Considerações finais

Concluindo, muito embora as crianças no horário escolar tenham a tendência de manter-se o maior tempo de forma sedentária sem contar as horas destinadas para as tarefas de casa, é possível desenvolver alternativas tanto no horário escolar quanto extra-escolar, para que seja realizado algum tipo de atividade física ocasionando um balanço calórico negativo de forma a reduzir os possíveis problemas relacionados a obesidade infantil (Steinberger e Daniels, 2003). A principal mensagem a ser passada aos professores de educação física infantil é que devemos orientar e incentivar pais e alunos no sentido de adotarem um estilo de vida mais ativo.

Obs. Os autores, Rodrigo Barbosa (rodrigobcms@ig.com.br) e Marcos Almeida, estudam na UNIABEU

Referências

  •  Cleland, V., A. Venn, et al. Parental exercise is associated with Australian children’s extracurricular sports participation and cardiorespiratory fitness: A cross-sectional study. Int J Behav Nutr Phys Act. 6; 2(1):3, v. 6, n. 2, p.1-9, 2005.
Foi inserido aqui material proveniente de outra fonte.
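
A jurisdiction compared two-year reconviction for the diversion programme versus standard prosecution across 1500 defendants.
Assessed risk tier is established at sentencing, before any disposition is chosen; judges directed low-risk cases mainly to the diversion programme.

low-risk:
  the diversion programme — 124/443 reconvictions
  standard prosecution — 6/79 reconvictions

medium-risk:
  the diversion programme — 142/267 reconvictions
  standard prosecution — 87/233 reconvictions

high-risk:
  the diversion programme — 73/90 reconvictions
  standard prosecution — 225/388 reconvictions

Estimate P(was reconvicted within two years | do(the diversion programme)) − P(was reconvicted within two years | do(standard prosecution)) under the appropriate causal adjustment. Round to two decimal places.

+0.20

Within every assessed risk tier level standard prosecution has the lower rate, yet pooled the diversion programme does — Simpson's reversal.
Since assessed risk tier is a pre-existing factor (not a product of the disposition) and it affects the outcome on its own, it is a confounder. The stratified rates, not the pooled rate, identify the causal effect.
Adjusting over the population distribution of assessed risk tier: 0.348·(0.280−0.076) + 0.333·(0.532−0.373) + 0.319·(0.811−0.580) = +0.197.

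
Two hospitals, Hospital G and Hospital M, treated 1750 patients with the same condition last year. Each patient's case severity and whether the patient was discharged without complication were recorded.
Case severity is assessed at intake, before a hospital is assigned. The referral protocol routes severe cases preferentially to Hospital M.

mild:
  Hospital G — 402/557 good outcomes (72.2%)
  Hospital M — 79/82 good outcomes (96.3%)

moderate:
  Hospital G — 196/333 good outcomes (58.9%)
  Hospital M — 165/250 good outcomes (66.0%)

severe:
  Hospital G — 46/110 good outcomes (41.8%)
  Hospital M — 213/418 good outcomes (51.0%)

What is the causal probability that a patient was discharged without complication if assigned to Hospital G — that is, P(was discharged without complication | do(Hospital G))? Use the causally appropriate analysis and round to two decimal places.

Within every case severity level Hospital M has the higher rate, yet pooled Hospital G does — Simpson's reversal.
Case severity is set before the hospital has any effect — it is not caused by the hospital — and it independently drives the outcome. That makes it a confounder, so the causal comparison is within case severity levels.
Standardising Hospital G to the population case severity mix: 0.365·402/557 + 0.333·196/333 + 0.302·46/110 = 0.586.

0.59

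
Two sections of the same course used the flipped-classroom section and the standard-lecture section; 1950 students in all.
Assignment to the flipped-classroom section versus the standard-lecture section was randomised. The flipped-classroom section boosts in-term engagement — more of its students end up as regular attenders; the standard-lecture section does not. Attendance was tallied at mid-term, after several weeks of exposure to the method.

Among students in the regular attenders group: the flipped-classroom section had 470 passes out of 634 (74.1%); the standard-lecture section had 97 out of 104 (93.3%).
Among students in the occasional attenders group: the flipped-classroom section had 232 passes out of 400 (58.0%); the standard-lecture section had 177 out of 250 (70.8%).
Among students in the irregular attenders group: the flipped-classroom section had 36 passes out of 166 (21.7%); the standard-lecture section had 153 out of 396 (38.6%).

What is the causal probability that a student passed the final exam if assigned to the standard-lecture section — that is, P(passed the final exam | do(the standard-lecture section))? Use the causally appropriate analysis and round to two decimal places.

0.57

The stratified and pooled comparisons disagree (the standard-lecture section wins within each mid-term attendance; the flipped-classroom section wins overall), so the answer turns on the causal role of mid-term attendance.
The distribution of mid-term attendance is itself part of what the teaching method does — it is an intermediate outcome. Holding it fixed would remove that part of the effect; the total effect is the pooled difference.
So P(outcome | do(the standard-lecture section)) is just the pooled rate for the standard-lecture section: 427/750 = 0.569.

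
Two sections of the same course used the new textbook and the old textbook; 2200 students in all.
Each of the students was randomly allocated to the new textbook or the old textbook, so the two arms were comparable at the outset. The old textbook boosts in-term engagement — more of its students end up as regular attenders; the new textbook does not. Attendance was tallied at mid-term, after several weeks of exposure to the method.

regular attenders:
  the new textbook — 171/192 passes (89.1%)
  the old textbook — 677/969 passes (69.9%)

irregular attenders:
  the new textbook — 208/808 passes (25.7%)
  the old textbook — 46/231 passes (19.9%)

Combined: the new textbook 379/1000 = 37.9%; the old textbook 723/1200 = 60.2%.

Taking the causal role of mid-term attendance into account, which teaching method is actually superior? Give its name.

Stratifying would compare teaching methods among students the teaching methods themselves sorted into mid-term attendance groups — a form of selection on an intermediate. The unconditioned pooled rates give the total causal effect.
Pooled: the new textbook 37.9% vs the old textbook 60.2%; the old textbook is higher overall.

the old textbook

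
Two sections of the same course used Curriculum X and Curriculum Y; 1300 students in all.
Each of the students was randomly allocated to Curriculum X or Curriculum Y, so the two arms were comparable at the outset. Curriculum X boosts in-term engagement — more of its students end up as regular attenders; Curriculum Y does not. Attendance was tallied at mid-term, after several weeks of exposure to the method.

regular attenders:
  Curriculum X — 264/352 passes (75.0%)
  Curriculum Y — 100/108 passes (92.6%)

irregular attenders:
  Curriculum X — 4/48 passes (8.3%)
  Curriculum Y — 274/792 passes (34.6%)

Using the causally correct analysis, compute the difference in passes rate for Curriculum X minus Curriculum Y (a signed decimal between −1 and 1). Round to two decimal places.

Within every mid-term attendance level Curriculum Y has the higher rate, yet pooled Curriculum X does — Simpson's reversal.
The distribution of mid-term attendance is itself part of what the teaching method does — it is an intermediate outcome. Holding it fixed would remove that part of the effect; the total effect is the pooled difference.
The causal difference is the pooled difference: 0.670 − 0.416 = +0.254.

+0.25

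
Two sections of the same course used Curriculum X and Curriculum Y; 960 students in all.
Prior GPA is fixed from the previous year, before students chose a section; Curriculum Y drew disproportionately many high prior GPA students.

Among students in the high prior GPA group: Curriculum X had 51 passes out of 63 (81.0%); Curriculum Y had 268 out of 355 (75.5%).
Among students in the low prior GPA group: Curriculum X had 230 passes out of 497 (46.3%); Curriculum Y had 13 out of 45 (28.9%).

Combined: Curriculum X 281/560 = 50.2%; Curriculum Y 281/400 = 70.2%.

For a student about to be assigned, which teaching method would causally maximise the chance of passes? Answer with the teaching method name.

Curriculum X is higher inside every prior GPA band stratum but Curriculum Y is higher in aggregate. Whether to stratify depends on how prior GPA band relates to the teaching method.
Here prior GPA band is a common cause — it drives both which teaching method a case falls under and the outcome. The crude comparison mixes populations; the stratum-specific rates are the causally relevant ones.
Within each level — high prior GPA: 81.0% vs 75.5%; low prior GPA: 46.3% vs 28.9% — Curriculum X is higher every time.

Curriculum X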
  • Daniels, S. R., D. K. Arnett, et al. Overweight in children and adolescents: pathophysiology, consequences, prevention, and treatment. Circulation, v.111, n.15, Apr 19, p. 1999-2012, 2005.
  • Ebbeling, C. B., D. B. Pawlak, et al. Childhood obesity: public-health crisis, common sense cure. Lancet, v.360, n.9331, Aug 10, p.473-82, 2002.
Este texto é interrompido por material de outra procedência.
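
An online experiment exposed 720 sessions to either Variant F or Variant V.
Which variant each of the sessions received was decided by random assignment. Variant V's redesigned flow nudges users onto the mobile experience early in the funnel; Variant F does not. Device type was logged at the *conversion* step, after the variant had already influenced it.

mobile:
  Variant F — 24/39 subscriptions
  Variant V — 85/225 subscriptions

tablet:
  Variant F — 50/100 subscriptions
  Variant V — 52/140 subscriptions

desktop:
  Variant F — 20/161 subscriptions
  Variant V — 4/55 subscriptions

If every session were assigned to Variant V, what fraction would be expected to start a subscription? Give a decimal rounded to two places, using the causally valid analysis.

The distribution of device type is itself part of what the variant does — it is an intermediate outcome. Holding it fixed would remove that part of the effect; the total effect is the pooled difference.
So P(outcome | do(Variant V)) is just the pooled rate for Variant V: 141/420 = 0.336.

0.34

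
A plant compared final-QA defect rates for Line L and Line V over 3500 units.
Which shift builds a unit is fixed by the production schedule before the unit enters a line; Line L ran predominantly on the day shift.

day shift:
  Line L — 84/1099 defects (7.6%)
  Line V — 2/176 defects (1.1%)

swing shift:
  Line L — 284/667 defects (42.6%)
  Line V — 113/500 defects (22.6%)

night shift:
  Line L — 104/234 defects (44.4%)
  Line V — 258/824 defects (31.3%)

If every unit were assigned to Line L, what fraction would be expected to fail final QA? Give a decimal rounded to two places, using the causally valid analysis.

0.30

Line V is lower inside every shift stratum but Line L is lower in aggregate. Whether to stratify depends on how shift relates to the line.
Here shift is a common cause — it drives both which line a case falls under and the outcome. The crude comparison mixes populations; the stratum-specific rates are the causally relevant ones.
Standardising Line L to the population shift mix: 0.364·84/1099 + 0.333·284/667 + 0.302·104/234 = 0.304.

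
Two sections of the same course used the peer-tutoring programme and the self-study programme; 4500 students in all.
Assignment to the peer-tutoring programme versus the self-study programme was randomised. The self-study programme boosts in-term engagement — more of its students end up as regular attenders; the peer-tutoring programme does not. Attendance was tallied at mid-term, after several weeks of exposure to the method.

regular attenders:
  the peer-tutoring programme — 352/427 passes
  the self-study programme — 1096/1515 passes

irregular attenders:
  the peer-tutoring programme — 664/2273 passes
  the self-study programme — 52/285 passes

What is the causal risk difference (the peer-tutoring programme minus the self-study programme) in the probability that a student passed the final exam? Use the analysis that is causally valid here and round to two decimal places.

The mid-term attendance-specific comparison favours the peer-tutoring programme throughout, but the pooled figures favour the self-study programme. The question is whether to condition on mid-term attendance.
Mid-term attendance lies on the pathway teaching method → mid-term attendance → outcome, so adjusting for it blocks the indirect effect. For the total causal effect of teaching method, use the unadjusted pooled rates.
The causal difference is the pooled difference: 0.376 − 0.638 = -0.261.

-0.26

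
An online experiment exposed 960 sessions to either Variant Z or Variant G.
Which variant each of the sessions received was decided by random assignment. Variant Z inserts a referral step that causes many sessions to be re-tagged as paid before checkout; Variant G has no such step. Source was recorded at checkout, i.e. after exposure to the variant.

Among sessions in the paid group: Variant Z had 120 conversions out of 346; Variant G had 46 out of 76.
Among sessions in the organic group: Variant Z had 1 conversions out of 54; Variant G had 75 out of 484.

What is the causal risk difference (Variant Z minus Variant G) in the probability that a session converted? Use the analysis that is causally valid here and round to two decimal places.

+0.09

Variant G is higher inside every traffic source stratum but Variant Z is higher in aggregate. Whether to stratify depends on how traffic source relates to the variant.
Stratifying would compare variants among sessions the variants themselves sorted into traffic source groups — a form of selection on an intermediate. The unconditioned pooled rates give the total causal effect.
The causal difference is the pooled difference: 0.302 − 0.216 = +0.086.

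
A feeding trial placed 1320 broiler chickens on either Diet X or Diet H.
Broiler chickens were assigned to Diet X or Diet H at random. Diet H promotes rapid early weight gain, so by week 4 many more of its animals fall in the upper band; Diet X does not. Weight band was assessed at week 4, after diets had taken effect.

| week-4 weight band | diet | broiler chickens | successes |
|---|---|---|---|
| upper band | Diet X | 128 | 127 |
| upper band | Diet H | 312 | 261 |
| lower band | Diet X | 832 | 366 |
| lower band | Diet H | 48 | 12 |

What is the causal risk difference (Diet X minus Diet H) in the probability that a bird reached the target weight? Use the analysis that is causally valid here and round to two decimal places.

-0.24

Stratifying would compare diets among broiler chickens the diets themselves sorted into week-4 weight band groups — a form of selection on an intermediate. The unconditioned pooled rates give the total causal effect.
The causal difference is the pooled difference: 0.514 − 0.758 = -0.245.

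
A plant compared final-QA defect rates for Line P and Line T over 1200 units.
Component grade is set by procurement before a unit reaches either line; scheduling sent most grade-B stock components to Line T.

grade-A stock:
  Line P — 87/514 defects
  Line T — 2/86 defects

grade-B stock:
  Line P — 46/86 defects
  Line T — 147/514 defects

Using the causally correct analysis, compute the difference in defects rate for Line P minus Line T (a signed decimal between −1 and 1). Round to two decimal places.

+0.20

Component grade satisfies the back-door criterion: it is not a descendant of the line, and it blocks the spurious path from line to outcome. Adjusting for it (i.e., using the within-component grade rates) gives the causal effect.
Adjusting over the population distribution of component grade: 0.500·(0.169−0.023) + 0.500·(0.535−0.286) = +0.197.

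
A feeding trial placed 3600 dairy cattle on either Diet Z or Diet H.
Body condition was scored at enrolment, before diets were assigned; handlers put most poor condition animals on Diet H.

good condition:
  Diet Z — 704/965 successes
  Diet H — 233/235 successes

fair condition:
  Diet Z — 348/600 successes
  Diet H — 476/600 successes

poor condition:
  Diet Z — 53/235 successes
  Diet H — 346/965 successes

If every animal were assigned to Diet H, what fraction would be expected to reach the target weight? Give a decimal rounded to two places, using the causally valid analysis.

Since starting body condition is a pre-existing factor (not a product of the diet) and it affects the outcome on its own, it is a confounder. The stratified rates, not the pooled rate, identify the causal effect.
Standardising Diet H to the population starting body condition mix: 0.333·233/235 + 0.333·476/600 + 0.333·346/965 = 0.714.

0.71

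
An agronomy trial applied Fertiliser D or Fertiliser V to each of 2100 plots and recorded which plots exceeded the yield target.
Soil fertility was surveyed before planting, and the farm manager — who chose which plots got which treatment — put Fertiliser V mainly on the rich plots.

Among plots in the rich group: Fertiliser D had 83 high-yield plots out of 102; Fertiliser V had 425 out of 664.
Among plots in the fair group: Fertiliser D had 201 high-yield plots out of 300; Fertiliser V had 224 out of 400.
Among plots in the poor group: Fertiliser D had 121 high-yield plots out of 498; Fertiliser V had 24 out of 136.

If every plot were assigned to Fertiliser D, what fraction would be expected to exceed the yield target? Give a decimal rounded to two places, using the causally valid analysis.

Here soil fertility is a common cause — it drives both which fertiliser a case falls under and the outcome. The crude comparison mixes populations; the stratum-specific rates are the causally relevant ones.
Standardising Fertiliser D to the population soil fertility mix: 0.365·83/102 + 0.333·201/300 + 0.302·121/498 = 0.594.

0.59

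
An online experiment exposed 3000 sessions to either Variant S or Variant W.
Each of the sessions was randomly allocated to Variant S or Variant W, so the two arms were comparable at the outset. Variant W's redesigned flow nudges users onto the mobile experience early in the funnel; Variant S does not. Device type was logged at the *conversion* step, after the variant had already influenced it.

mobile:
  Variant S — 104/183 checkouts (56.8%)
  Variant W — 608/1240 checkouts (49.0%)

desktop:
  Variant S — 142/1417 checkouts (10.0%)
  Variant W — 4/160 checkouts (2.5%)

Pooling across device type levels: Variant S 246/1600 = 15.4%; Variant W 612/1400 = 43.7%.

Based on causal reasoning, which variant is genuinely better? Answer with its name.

Variant W

Within every device type level Variant S has the higher rate, yet pooled Variant W does — Simpson's reversal.
Device type lies on the pathway variant → device type → outcome, so adjusting for it blocks the indirect effect. For the total causal effect of variant, use the unadjusted pooled rates.
Pooled: Variant S 15.4% vs Variant W 43.7%; Variant W is higher overall.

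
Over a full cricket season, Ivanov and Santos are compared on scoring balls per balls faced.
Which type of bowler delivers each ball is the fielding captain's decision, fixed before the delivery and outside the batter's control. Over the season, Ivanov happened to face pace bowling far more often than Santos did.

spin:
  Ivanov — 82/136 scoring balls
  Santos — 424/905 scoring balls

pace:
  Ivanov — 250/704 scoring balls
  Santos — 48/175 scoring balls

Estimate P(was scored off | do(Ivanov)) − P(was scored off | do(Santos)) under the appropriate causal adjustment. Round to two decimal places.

Bowling type differs across players for reasons unrelated to any effect of the player itself, and it separately predicts the outcome — a classic confounder. We must compare within bowling type levels.
Adjusting over the population distribution of bowling type: 0.542·(0.603−0.469) + 0.458·(0.355−0.274) = +0.110.

+0.11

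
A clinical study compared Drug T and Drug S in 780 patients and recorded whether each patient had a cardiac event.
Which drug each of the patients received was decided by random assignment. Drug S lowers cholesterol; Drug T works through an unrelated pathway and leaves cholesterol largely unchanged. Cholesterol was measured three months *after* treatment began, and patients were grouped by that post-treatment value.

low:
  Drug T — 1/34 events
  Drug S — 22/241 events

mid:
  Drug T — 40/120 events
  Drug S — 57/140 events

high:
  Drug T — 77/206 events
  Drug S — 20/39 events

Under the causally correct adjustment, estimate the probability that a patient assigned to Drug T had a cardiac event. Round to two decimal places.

0.33

Cholesterol here is a post-treatment variable shaped by the drug; conditioning on it would introduce bias rather than remove it. The overall comparison is the causal one.
So P(outcome | do(Drug T)) is just the pooled rate for Drug T: 118/360 = 0.328.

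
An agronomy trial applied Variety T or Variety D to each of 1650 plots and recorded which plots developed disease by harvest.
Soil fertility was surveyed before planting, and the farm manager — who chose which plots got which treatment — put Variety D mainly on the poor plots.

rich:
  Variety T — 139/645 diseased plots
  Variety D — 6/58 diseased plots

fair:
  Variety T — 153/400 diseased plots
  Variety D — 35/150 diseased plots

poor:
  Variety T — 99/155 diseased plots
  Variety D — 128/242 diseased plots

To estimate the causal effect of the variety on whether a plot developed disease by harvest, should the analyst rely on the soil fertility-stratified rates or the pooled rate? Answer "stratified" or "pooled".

stratified

Since soil fertility is a pre-existing factor (not a product of the variety) and it affects the outcome on its own, it is a confounder. The stratified rates, not the pooled rate, identify the causal effect.
Within each level — rich: 21.6% vs 10.3%; fair: 38.2% vs 23.3%; poor: 63.9% vs 52.9% — Variety D is lower every time.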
  • Guedes, P. C & Guedes, P. R. J. Subsídios para Implementação de Programas Direcionados à Promoção da Saúde através da Educação Física Escolar: Associação dos Professores de Educação Física. APEF - v.b - nº 15 - 3- 11 - p.3, 1993.
  • Jakicic, J., K. Clark, et al. American College of Sports Medicine position stand. Appropriate intervention strategies for weight loss and prevention of weight regain for adults. Med Science in Sports and Exercise, v.33, n.12, p. 2145-56, 2001.
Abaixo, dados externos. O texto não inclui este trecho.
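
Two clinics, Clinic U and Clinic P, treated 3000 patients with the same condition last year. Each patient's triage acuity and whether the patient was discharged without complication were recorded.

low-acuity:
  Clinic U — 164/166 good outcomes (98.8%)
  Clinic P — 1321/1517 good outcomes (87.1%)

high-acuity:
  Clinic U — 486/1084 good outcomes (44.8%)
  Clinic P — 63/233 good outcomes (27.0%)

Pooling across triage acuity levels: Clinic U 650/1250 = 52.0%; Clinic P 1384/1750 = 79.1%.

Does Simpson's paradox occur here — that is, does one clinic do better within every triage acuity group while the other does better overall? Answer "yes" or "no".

yes

Within each triage acuity level (low-acuity 98.8% vs 87.1%; high-acuity 44.8% vs 27.0%), Clinic U has the higher rate every time. Pooled: 52.0% vs 79.1% — Clinic P has the higher rate overall. The two comparisons disagree.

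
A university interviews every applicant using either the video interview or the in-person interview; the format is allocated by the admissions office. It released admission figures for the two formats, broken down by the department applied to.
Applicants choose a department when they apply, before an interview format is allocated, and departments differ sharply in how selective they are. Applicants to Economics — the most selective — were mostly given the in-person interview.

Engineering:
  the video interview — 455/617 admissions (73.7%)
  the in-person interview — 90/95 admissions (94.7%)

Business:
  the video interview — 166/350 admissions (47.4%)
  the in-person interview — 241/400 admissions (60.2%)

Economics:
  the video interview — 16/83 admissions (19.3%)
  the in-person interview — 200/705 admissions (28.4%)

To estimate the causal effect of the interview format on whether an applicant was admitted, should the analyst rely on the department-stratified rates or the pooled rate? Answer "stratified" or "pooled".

Within every department level the in-person interview has the higher rate, yet pooled the video interview does — Simpson's reversal.
Department satisfies the back-door criterion: it is not a descendant of the interview format, and it blocks the spurious path from interview format to outcome. Adjusting for it (i.e., using the within-department rates) gives the causal effect.
Within each level — Engineering: 73.7% vs 94.7%; Business: 47.4% vs 60.2%; Economics: 19.3% vs 28.4% — the in-person interview is higher every time.

stratified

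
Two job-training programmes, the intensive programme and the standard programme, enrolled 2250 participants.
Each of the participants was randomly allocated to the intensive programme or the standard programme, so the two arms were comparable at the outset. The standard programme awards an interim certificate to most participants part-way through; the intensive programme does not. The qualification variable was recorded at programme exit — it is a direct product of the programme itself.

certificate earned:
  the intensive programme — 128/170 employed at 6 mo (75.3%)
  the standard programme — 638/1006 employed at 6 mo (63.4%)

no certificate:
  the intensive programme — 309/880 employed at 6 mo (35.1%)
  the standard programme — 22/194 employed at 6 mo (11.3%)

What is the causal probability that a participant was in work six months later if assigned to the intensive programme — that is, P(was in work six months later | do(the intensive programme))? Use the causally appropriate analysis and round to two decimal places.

0.42

The qualification attained during the programme-specific comparison favours the intensive programme throughout, but the pooled figures favour the standard programme. The question is whether to condition on qualification attained during the programme.
Qualification attained during the programme is recorded after the programme and is itself shifted by it — it sits on the causal path from programme to outcome. Conditioning on a mediator would strip out part of the effect we want; the pooled comparison gives the total causal effect.
So P(outcome | do(the intensive programme)) is just the pooled rate for the intensive programme: 437/1050 = 0.416.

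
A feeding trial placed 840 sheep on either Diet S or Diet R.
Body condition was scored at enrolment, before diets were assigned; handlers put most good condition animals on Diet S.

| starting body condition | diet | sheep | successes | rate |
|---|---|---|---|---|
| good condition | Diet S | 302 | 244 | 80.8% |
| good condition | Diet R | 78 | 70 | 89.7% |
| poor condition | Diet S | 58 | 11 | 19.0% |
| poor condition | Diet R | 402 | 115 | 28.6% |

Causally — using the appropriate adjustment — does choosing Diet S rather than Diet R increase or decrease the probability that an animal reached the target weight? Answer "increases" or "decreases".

decreases

Within every starting body condition level Diet R has the higher rate, yet pooled Diet S does — Simpson's reversal.
Starting body condition is set before the diet has any effect — it is not caused by the diet — and it independently drives the outcome. That makes it a confounder, so the causal comparison is within starting body condition levels.
Within each level — good condition: 80.8% vs 89.7%; poor condition: 19.0% vs 28.6% — Diet R is higher every time.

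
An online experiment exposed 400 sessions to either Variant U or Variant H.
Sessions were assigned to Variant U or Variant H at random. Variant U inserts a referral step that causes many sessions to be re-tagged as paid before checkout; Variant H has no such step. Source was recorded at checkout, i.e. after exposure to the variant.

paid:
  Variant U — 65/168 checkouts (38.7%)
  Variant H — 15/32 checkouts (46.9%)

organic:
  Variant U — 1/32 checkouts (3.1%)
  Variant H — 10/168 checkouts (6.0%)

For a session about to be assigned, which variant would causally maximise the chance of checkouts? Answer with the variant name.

Traffic source lies on the pathway variant → traffic source → outcome, so adjusting for it blocks the indirect effect. For the total causal effect of variant, use the unadjusted pooled rates.
Pooled: Variant U 33.0% vs Variant H 12.5%; Variant U is higher overall.

Variant U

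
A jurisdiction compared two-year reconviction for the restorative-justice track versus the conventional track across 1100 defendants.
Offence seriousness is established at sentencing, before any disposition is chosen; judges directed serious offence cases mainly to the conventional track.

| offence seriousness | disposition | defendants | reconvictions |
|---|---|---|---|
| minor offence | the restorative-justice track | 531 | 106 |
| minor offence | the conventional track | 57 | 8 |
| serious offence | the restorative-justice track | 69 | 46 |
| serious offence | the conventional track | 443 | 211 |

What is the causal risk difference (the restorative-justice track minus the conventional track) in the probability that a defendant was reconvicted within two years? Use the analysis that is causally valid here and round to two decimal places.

The stratified and pooled comparisons disagree (the conventional track wins within each offence seriousness; the restorative-justice track wins overall), so the answer turns on the causal role of offence seriousness.
Here offence seriousness is a common cause — it drives both which disposition a case falls under and the outcome. The crude comparison mixes populations; the stratum-specific rates are the causally relevant ones.
Adjusting over the population distribution of offence seriousness: 0.535·(0.200−0.140) + 0.465·(0.667−0.476) = +0.120.

+0.12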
  • Steinberger, J. e S. R. Daniels. Obesity, insulin resistance, diabetes, and cardiovascular risk in children: an American Heart Association scientific statement from the Atherosclerosis, Hypertension, and Obesity in the Young Committee (Council on Cardiovascular Disease in the Young) and the Diabetes Committee (Council on Nutrition, Physical Activity, and Metabolism). Circulation, v.107, n. 10, Mar 18, p. 1448-53, 2003.
  • Swinburn, B. e G. Egger. The runaway weight gain train: too many accelerators, not enough brakes. Bmj, v. 329, n. 7468, Sep 25, p. 736-9, 2004.
  • Whitaker, R. C., J. A. Whight, et al. Predicting obesity in young adulthood from childhood and parental obesity. N Engl J Med, v. 337, n. 13, Sep 25, p. 869-73, 1997.